Failures in the disclosure process waste huge resources throughout the system and result in wrongful convictions, avoidable appeals and abandoned trials, damaging both the accused and victims of crime and undermining public confidence.
There is an urgent need to increase fairness, effectiveness and accountability within the disclosure process.
3. Open Justice
There should be no further court closures, and court buildings and their fabric should be maintained to an acceptable standard. The latest initiative of online pleas is a dangerous development that will remove the direct engagement that a defendant has with the court and legal representatives.

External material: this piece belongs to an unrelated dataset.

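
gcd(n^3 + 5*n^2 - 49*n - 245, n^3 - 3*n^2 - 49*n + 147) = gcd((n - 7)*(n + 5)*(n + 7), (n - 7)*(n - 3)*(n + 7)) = n^2 - 49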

Every defendant or witness or member of the public should have a right to attend a court hearing in person.
The recent change to the Police and Criminal Evidence Act allowing the police to video-interview people wherever they choose without legal advice undermines vital protections for those suspected of crime and should be prohibited. This is especially dangerous for the young, those with mental health issues or learning disabilities, or for whom English is not a first language.
4. A humane and effective prison and probation service
Urgent action is required to upgrade and maintain the quality of prison buildings and facilities. There are too many people in prison and at risk of being sent to prison for failing to comply with conditions and urgent action is required to reduce the number of people in prison.
We must learn from other countries where prisons are more forward thinking and humane and re-offending rates are lower. There must be recruitment and retention of sufficient prison officers, and access to properly funded rehabilitation and education courses within the prison system.
The part privatisation of the probation service is a costly failure which should be reversed.
5. A Fair Justice system
Urgent action is needed to achieve equality of justice and eradicate the discrimination identified in the Lammy Report. Unless all have faith in the processes as well as the outcomes of our justice system, trust in the system will ebb away.
We need to work to eliminate unconscious bias amongst all those involved in the system through diverse recruitment, better training and rigorous monitoring.
Justice cannot be seen to be done when there are the clear differences in treatment and outcome identified in the Lammy Report, or arising through use of the legal concept of joint enterprise.